Redação

A Comissão Interamericana de Direitos Humanos (CIDH) publica seu relatório sobre a situação dos direitos humanos no Brasil e destaca os impactos dos processos históricos de discriminação e desigualdade estrutural no país. CIDH é um órgão principal e autônomo da Organização dos Estados Americanos (OEA).

 A Comissão Interamericana de Direitos Humanos (CIDH) publica o seu relatório sobre Brasil, por meio do qual faz um abrangente diagnóstico  sobre a situação dos direitos humanos no país até dezembro de 2019. O Relatório utilizou a abundante informação recebida durante e após a visita de 5 a 12 de novembro de 2018, bem como aquela recebida em audiências públicas de país e temáticas, entre outras fontes.

Em sua análise, a Comissão observa que, apesar de possuir um Estado de Direito e sistema e instituições democráticas na área de direitos humanos, o Brasil enfrenta desafios estruturais para superar aspectos relacionados à discriminação historicamente negligenciada, que impacta de forma exacerbada grupos específicos como pessoas afrodescendentes, mulheres, comunidades quilombolas, povos indígenas, camponeses e trabalhadores rurais, moradores de rua e moradores de favelas ou periferias.

A CIDH confirma em seu relatório que a discriminação estrutural está intrinsecamente ligada à exclusão social e ao acesso à terra, gerando ciclos de desigualdade e pobreza extrema. Esses ciclos expõem as pessoas em situação de vulnerabilidade à violência perpetrada por organizações criminosas como milícias e grupos de narcotraficantes, bem como aquelas dedicadas ao tráfico de pessoas e outras formas modernas de escravidão.

Da mesma forma, a Comissão considera que esses desafios também têm um impacto negativo na segurança dos cidadãos. Apesar da extrema desigualdade que leva ao aumento da violência a que estão expostas as pessoas em situação de vulnerabilidade, a CIDH nota que o Estado ha optado por formular e implementar políticas de segurança que se baseiam na ação institucional violenta e punitiva da polícia militarizada, resultando em graves violações aos direitos humanos. No relatório, a Comissão também analisa o papel dos órgãos judiciais no que diz respeito ao quadro de impunidade que caracteriza tal violência institucional.

Para a CIDH, as políticas de segurança usam práticas de perfilamento racial que colocam as pessoas afrodescendentes e residentes de bairros periféricos em maior risco de serem detidas e sofrerem tratamentos arbitrários por agentes policiais. Tal política possui  particular reflexo nos espaços de privação de liberdade, que muitas vezes estão superlotados e acabam se tornando ambientes institucionais tolerantes à tortura e a outros tratamentos cruéis, desumanos e degradantes. É o caso de presídios, unidades socioeducativas e comunidades terapêuticas.

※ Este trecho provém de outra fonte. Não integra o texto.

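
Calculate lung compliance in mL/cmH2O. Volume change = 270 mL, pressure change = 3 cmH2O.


C = dV / dP
C = 270 / 3
C = 90 mL/cmH2O


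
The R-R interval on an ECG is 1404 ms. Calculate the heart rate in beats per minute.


HR = 60 / RR_interval(s)
RR = 1404 ms = 1.404 s
HR = 60 / 1.404 = 42.74 bpm


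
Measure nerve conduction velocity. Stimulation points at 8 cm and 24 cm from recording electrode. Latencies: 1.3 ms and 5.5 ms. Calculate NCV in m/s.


Distance = (24 - 8) / 100 = 0.16 m
dt = (5.5 - 1.3) / 1000 = 0.0042 s
NCV = dist / dt = 38.1 m/s


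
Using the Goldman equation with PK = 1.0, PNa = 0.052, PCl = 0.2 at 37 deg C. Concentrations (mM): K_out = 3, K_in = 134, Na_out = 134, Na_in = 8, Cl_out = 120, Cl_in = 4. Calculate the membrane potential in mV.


Vm = (RT/F)*ln((PK*Ko + PNa*Nao + PCl*Cli)/(PK*Ki + PNa*Nai + PCl*Clo))
Numer = 10.768, Denom = 158.416
Vm = -71.85 mV


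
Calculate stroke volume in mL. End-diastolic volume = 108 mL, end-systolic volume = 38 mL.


SV = EDV - ESV
SV = 108 - 38
SV = 70 mL


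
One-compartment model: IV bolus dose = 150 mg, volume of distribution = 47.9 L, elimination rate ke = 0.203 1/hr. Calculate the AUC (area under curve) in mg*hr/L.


C0 = Dose/Vd = 150/47.9 = 3.13152 mg/L
AUC = C0/ke = 3.13152/0.203
AUC = 15.43 mg*hr/L


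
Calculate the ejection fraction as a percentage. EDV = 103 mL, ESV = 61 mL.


SV = EDV - ESV = 103 - 61 = 42 mL
EF = SV/EDV * 100 = 42/103 * 100
EF = 40.78%


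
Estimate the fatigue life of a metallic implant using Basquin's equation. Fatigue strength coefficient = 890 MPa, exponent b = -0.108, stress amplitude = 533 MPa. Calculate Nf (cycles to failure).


sigma_a = sigma_f' * (2Nf)^b
2Nf = (sigma_a/sigma_f')^(1/b)
2Nf = (533/890)^(1/-0.108)
2Nf = 115.2637
Nf = 57.63


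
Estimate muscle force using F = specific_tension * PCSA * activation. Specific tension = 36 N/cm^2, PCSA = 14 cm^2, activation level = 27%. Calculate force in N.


F = sigma * PCSA * activation
F = 36 * 14 * 0.27
F = 136.1 N


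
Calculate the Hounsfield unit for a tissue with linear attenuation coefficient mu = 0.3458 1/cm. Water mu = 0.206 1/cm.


HU = ((mu_tissue - mu_water) / mu_water) * 1000
HU = ((0.3458 - 0.206) / 0.206) * 1000
HU = 678.6


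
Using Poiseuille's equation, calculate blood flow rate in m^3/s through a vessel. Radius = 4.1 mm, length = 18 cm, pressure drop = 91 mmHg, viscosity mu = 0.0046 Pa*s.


Q = pi*r^4*dP / (8*mu*L)
r = 0.0041 m, L = 0.18 m
dP = 91 mmHg = 12132.302 Pa
Q = 0.001626 m^3/s


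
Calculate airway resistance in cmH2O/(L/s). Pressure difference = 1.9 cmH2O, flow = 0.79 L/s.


R = dP / flow
R = 1.9 / 0.79
R = 2.405 cmH2O/(L/s)


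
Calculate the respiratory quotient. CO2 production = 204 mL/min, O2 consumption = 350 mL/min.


RQ = VCO2 / VO2
RQ = 204 / 350
RQ = 0.5829


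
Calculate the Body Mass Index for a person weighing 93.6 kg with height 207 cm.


BMI = weight / height^2
height = 207 cm = 2.07 m
BMI = 93.6 / 2.07^2
BMI = 21.84 kg/m^2


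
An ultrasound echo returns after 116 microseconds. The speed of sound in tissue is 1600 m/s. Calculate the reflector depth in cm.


depth = c * t / 2
t = 116 us = 1.1600e-04 s
depth = 1600 * 1.1600e-04 / 2
depth = 0.0928 m = 9.28 cm


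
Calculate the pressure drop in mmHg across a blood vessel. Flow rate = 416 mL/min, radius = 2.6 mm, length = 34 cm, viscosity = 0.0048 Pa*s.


dP = 8*mu*L*Q / (pi*r^4)
Q = 416 mL/min = 6.93333e-06 m^3/s
dP = 630.534 Pa = 630.534 / 133.322 mmHg = 4.729 mmHg


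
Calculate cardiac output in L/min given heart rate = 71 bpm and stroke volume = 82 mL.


CO = HR * SV
CO = 71 * 82 / 1000
CO = 5.822 L/min


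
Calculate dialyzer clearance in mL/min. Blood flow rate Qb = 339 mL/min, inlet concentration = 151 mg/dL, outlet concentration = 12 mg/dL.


K = Qb * (Cb_in - Cb_out) / Cb_in
K = 339 * (151 - 12) / 151
K = 312.1 mL/min


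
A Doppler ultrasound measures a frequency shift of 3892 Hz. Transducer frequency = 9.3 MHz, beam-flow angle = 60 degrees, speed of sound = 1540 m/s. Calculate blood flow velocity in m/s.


v = fd * c / (2 * f0 * cos(theta))
v = 3892 * 1540 / (2 * 9.3000e+06 * cos(60))
v = 0.6445 m/s


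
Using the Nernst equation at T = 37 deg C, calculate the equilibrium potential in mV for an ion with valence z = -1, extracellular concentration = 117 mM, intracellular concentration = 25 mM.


E = (RT/(zF)) * ln(C_out/C_in)
T = 37 + 273.15 = 310.15 K
E = (8.314 * 310.15 / (-1 * 96485)) * ln(117/25)
E = -41.25 mV


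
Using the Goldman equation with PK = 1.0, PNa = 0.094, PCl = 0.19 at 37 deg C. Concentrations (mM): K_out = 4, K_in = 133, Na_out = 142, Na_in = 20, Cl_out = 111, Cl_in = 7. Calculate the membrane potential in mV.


Vm = (RT/F)*ln((PK*Ko + PNa*Nao + PCl*Cli)/(PK*Ki + PNa*Nai + PCl*Clo))
Numer = 18.678, Denom = 155.97
Vm = -56.72 mV


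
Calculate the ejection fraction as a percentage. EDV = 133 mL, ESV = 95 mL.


SV = EDV - ESV = 133 - 95 = 38 mL
EF = SV/EDV * 100 = 38/133 * 100
EF = 28.57%


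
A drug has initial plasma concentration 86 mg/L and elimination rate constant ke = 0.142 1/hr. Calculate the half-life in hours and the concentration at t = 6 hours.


t_half = ln(2) / ke = 0.693147 / 0.142 = 4.881 hr
C(t) = C0 * exp(-ke*t) = 86 * exp(-0.142*6)
C(6) = 36.68 mg/L


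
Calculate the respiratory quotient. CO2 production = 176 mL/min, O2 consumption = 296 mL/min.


RQ = VCO2 / VO2
RQ = 176 / 296
RQ = 0.5946


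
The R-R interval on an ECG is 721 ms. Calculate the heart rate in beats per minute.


HR = 60 / RR_interval(s)
RR = 721 ms = 0.721 s
HR = 60 / 0.721 = 83.22 bpm


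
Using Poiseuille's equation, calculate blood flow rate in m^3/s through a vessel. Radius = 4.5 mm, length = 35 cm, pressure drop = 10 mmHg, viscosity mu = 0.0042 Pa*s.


Q = pi*r^4*dP / (8*mu*L)
r = 0.0045 m, L = 0.35 m
dP = 10 mmHg = 1333.22 Pa
Q = 1.4605e-04 m^3/s


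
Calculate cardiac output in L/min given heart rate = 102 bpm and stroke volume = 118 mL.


CO = HR * SV
CO = 102 * 118 / 1000
CO = 12.04 L/min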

A Comissão toma nota do alto nível de impunidade nos casos de violência institucional, os quais, em sua maioria, não têm proporcionado avanços nas investigações, condenações e reparações das vítimas por parte do sistema de justiça. Apesar de suas diferenças, o estado de impunidade que cerca os atuais casos de violência institucional pode ser comparado ao que se observa em relação aos crimes ocorridos durante o período da ditadura cívico-militar no Brasil. A esse respeito, a CIDH reconhece o progresso alcançado pelas diferentes comissões da verdade em nível estadual e federal em relação aos casos de tortura e desaparecimentos forçados. No entanto, sublinha que, na sua maioria, esses crimes permanecem impunes.

A CIDH também observa o aumento das ameaças contra a vida de jornalistas e comunicadores por parte das autoridades, situação que se agravou após as eleições nacionais de 2018. Esse fenômeno também afetou pessoas de orientação sexual, identidade e/ou expressão de gênero diversas, bem como características sexuais distintas, que sofreram com o aumento dos crimes de ódio.

No âmbito institucional, a Comissão realiza um diagnóstico de diversos avanços no sentido de respeitar e garantir os direitos humanos no país, como a instalação de mecanismos de prevenção da tortura e o fortalecimento de promotores e instituições nacionais de direitos humanos. Da mesma forma, toma nota com satisfação de importantes políticas públicas que buscam reduzir a desigualdade estrutural e avançar no combate ao racismo e à discriminação histórica, como os programas de transferência de renda e acesso à moradia e à terra, bem como as políticas destinadas ao acesso ao sistema de ensino universitário por pessoas afrodescendentes e indígenas.

A Comissão Interamericana finaliza o relatório formulando diversas recomendações para consolidar um sistema de promoção e proteção dos direitos humanos, de acordo com os compromissos assumidos pelo Estado nos âmbitos interamericano e internacional. No entanto, também faz um alerta ao Brasil sobre ações que tendem a fragilizar e até extinguir esse sistema, como o enfraquecimento dos espaços de participação democrática.

Finalmente, a CIDH agradece ao Estado todas as informações prestadas durante e após a visita; às organizações da sociedade civil e outros atores relevantes por todas as informações fornecidas; e, em particular, às vítimas e familiares que compareceram perante à Comissão Interamericana para prestar seus testemunhos.

A CIDH é um órgão principal e autônomo da Organização dos Estados Americanos (OEA), cujo mandato decorre da Carta da OEA e da Convenção Americana sobre Direitos Humanos. A Comissão Interamericana tem o mandato de promover a observância dos direitos humanos na região e de atuar como órgão consultivo da OEA nesta matéria. A CIDH é composta por sete membros independentes eleitos pela Assembléia Geral da OEA a título pessoal, e não representam seus países de origem ou residência.